À l’occasion de la première édition des Journées Portes Ouvertes sur la lutte contre le paludisme, le VIH/Sida et la tuberculose, organisée au siège de la Croix-Rouge camerounaise ce 18 juin 2026 à Yaoundé, Expertise France a présenté les différentes actions menées au Cameroun dans le cadre du cycle de financement GC7 du Fonds mondial. L’événement s’est déroulé en présence du ministre de la Santé publique, le Dr Malachie Manaouda, de plusieurs membres du gouvernement ainsi que des partenaires techniques et financiers.
Plus de 51 millions d’euros engagés depuis 2012
Prenant la parole au cours des échanges, le Pr Christophe Vanhecke, conseiller régional santé d’Expertise France, a rappelé que l’Initiative constitue le principal mécanisme français de soutien complémentaire aux subventions du Fonds mondial. Créée en 2012 et rattachée à l’Agence française de développement (AFD), elle intervient à travers trois canaux : l’assistance technique, le financement de projets portés par les institutions publiques et la société civile, ainsi qu’un nouveau mécanisme dénommé « accélérateur ».
Depuis son lancement, l’Initiative a engagé près de 51 millions d’euros au Cameroun dans la lutte contre le VIH/Sida, la tuberculose et le paludisme. Entre 2017 et 2026, 46 projets d’assistance technique ont été financés pour un montant global d’environ 4 millions d’euros.Dans le cadre du GC7, le Cameroun bénéficie actuellement de trois assistances techniques, huit projets nationaux, trois projets multi-pays et un projet relevant du canal accélérateur.
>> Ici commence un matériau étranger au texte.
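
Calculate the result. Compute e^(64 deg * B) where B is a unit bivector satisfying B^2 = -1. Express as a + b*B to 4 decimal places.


For a unit bivector B with B^2 = -1, the exponential series gives
e^(theta*B) = cos(theta) + sin(theta)*B (the GA analogue of Euler's formula).
theta = 64 degrees = 1.117011 rad
cos(64 deg) = 0.4384
sin(64 deg) = 0.8988
exp(theta*B) = 0.4384 + 0.8988*B


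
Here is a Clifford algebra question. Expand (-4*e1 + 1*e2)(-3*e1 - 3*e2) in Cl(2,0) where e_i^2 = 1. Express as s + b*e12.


Expand: (-4*e1 + 1*e2)(-3*e1 - 3*e2)
= (-4)*(-3)*e1e1 + (-4)*(-3)*e1e2 + 1*(-3)*e2e1 + 1*(-3)*e2e2
Using e1^2 = e2^2 = 1, e2e1 = -e1e2:
Scalar part s = (-4)*(-3) + 1*(-3) = 12 + (-3) = 9
Bivector part b = (-4)*(-3) - 1*(-3) = 12 - (-3) = 15
uv = 9 + 15*e12


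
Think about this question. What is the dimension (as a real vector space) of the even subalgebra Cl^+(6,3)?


Even subalgebra dimension = 2^(n-1)
n = 6 + 3 = 9
2^(9 - 1) = 2^8 = 256
Verification: sum of C(9,k) for even k = 1 + 36 + 126 + 84 + 9 = 256
Result = 256


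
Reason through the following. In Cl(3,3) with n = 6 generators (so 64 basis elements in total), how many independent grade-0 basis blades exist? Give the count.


Number of grade-k basis blades in Cl(p,q) with n = p + q is C(n, k).
n = 3 + 3 = 6
C(6, 0) = 6! / (0! * 6!)
= 720 / (1 * 720)
= 1


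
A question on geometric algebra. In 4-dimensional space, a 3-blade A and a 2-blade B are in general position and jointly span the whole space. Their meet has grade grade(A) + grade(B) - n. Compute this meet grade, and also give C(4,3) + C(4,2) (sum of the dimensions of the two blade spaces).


Meet grade = grade(A) + grade(B) - n
= 3 + 2 - 4 = 1
C(4,3) = 4
C(4,2) = 6
dim_A + dim_B = 4 + 6 = 10


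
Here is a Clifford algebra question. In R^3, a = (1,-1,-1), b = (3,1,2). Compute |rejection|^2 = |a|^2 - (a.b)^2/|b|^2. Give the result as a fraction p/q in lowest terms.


|a|^2 = 1^2 + (-1)^2 + (-1)^2 = 3
|b|^2 = 3^2 + 1^2 + 2^2 = 14
a . b = 1*3 + (-1)*1 + (-1)*2 = 0
(a.b)^2 = 0^2 = 0
|rej|^2 = 3 - 0/14
= (42 - 0)/14
= 42/14
In lowest terms: 3/1


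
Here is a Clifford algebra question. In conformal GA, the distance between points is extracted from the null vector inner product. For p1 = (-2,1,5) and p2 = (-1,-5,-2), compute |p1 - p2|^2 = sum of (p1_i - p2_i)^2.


p1 - p2 = (-1, 6, 7)
|p1 - p2|^2 = (-1)^2 + 6^2 + 7^2
= 1 + 36 + 49
= 86


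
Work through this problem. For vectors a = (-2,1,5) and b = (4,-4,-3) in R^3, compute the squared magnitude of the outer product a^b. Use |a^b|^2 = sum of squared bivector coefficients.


a wedge b = (a1*b2 - a2*b1)*e12 + (a1*b3 - a3*b1)*e13 + (a2*b3 - a3*b2)*e23
e12 coeff: (-2)*(-4) - 1*4 = 8 - 4 = 4
e13 coeff: (-2)*(-3) - 5*4 = 6 - 20 = -14
e23 coeff: 1*(-3) - 5*(-4) = -3 - (-20) = 17
|a wedge b|^2 = 4^2 + (-14)^2 + 17^2
= 16 + 196 + 289
= 501


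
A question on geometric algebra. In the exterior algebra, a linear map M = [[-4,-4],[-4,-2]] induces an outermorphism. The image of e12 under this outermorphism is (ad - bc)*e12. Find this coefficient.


The outermorphism of a linear map f sends e1^e2 to f(e1)^f(e2).
f(e1) = -4*e1 - 4*e2
f(e2) = -4*e1 - 2*e2
f(e1) ^ f(e2) = (-4*e1 - 4*e2) ^ (-4*e1 - 2*e2)
= (-4)*(-2)*e12 + (-4)*(-4)*e21
= (8 - 16)*e12
= -8*e12
Coefficient = -8


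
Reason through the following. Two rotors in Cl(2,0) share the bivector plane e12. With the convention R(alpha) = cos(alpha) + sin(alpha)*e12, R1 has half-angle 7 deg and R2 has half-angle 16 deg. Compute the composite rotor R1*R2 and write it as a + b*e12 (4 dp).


Same-plane rotors commute and their half-angles add:
R1*R2 = cos(a1 + a2) + sin(a1 + a2)*e12.
a1 + a2 = 7 + 16 = 23 deg
cos(23 deg) = 0.9205
sin(23 deg) = 0.3907
R1*R2 = 0.9205 + 0.3907*e12


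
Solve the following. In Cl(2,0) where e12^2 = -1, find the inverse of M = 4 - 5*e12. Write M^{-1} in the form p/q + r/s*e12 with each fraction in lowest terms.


M = 4 - 5*e12, where e12^2 = -1.
Since M commutes with its reverse ~M = a - b*e12, M * ~M = a^2 - b^2*e12^2 = a^2 + b^2.
So M^{-1} = ~M / (a^2 + b^2) = (a - b*e12)/(a^2 + b^2).
a^2 + b^2 = 16 + 25 = 41
Scalar part = 4/41 = 4/41
Bivector coeff = 5/41 = 5/41
M^{-1} = 4/41 + 5/41*e12


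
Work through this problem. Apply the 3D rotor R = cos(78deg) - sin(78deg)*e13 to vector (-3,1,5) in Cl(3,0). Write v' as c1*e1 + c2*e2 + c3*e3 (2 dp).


Rotor R = cos(78deg) - sin(78deg)*e13
Rotation angle theta = 2 * 78 = 156 degrees in the e13 plane (e1 -> e3).
The component perpendicular to the plane (e2) is invariant: v'_2 = v2 = 1.00
cos(156deg) = -0.9135, sin(156deg) = 0.4067
v'_1 = v1*cos(theta) - v3*sin(theta) = -3*(-0.9135) - 5*0.4067 = 0.71
v'_3 = v1*sin(theta) + v3*cos(theta) = -3*0.4067 + 5*(-0.9135) = -5.79
v' = 0.71*e1 + 1.00*e2 - 5.79*e3


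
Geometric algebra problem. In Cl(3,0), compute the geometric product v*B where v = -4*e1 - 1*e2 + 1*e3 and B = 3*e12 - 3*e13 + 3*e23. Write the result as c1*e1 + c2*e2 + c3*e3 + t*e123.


vB has grade-1 (vector) and grade-3 (trivector) parts: vB = (v _| B) + (v ^ B).
Vector part <vB>_1:
  e1: -v2*b12 - v3*b13 = -(-1)*(3) - (1)*(-3) = 6
  e2: v1*b12 - v3*b23 = (-4)*(3) - (1)*(3) = -15
  e3: v1*b13 + v2*b23 = (-4)*(-3) + (-1)*(3) = 9
Trivector part <vB>_3:
  e123: v1*b23 - v2*b13 + v3*b12 = (-4)*(3) - (-1)*(-3) + (1)*(3) = -12
vB = 6*e1 - 15*e2 + 9*e3 - 12*e123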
Des projets ciblés pour répondre aux trois pandémies

Dans le domaine de la tuberculose, plusieurs interventions ont été soutenues, notamment le Projet 2.0 consacré à la réduction de la mortalité pédiatrique, ainsi qu’un programme porté par la Société de Recherche pour le Développement dans le Nord Cameroun.
Doté d’un budget de 1,8 million d’euros, ce projet vise à renforcer les systèmes de santé afin d’améliorer le diagnostic et la prise en charge de la tuberculose chez les enfants.Pour le paludisme, l’association Impact Santé Afrique met en œuvre un projet de quatre ans, financé à hauteur de 3 millions d’euros. Celui-ci vise à accroître l’implication des communautés et de la société civile dans la lutte contre la maladie, notamment dans les régions de l’Extrême-Nord et de l’Ouest.
S’agissant du VIH/Sida, plusieurs projets ciblent les populations vulnérables. Parmi eux figure le Projet Phénix, lancé en 2025 par l’association Affirmative Action, ainsi qu’un programme de renforcement de la prise en charge conduit par les ONG Horizon Femmes et Motoactions jusqu’en 2027. Une coalition d’organisations travaille également sur l’accompagnement global des usagers de drogue, en lien avec la prévention du VIH et des infections sexuellement transmissibles.Deux autres projets récemment achevés ont permis de renforcer le dépistage du VIH et du cancer du col de l’utérus grâce à des équipes mobiles et à l’introduction de méthodes innovantes de dépistage.
La France maintient son engagement en vue du GC8
Au-delà du bilan du GC7, les discussions ont également porté sur les perspectives du prochain cycle de financement, le GC8.
Selon le Pr Christophe Vanhecke, une nouvelle conférence de reconstitution des ressources du Fonds mondial est prévue en novembre prochain en Afrique du Sud.Il a rappelé que la France demeure le deuxième contributeur historique du Fonds mondial. Si elle avait mobilisé plus de 1,6 milliard d’euros dans le cadre du GC7, le contexte international actuel impose une adaptation des engagements financiers. Pour le GC8, la contribution française est annoncée à hauteur de 660 millions d’euros.Une partie de cette contribution, soit environ 9 à 10 %, est confiée à Expertise France afin de financer des projets complémentaires à ceux du Fonds mondial. Ces interventions permettent notamment d’agir dans des domaines ou des zones insuffisamment couverts par les subventions classiques.
Le conseiller régional santé a souligné que malgré un environnement international marqué par de nombreuses contraintes, la lutte contre le VIH/Sida, la tuberculose et le paludisme demeure une priorité pour la France. Il a réaffirmé la volonté de son pays de poursuivre son soutien au Cameroun et aux autres pays bénéficiaires dans la lutte contre ces trois pandémies.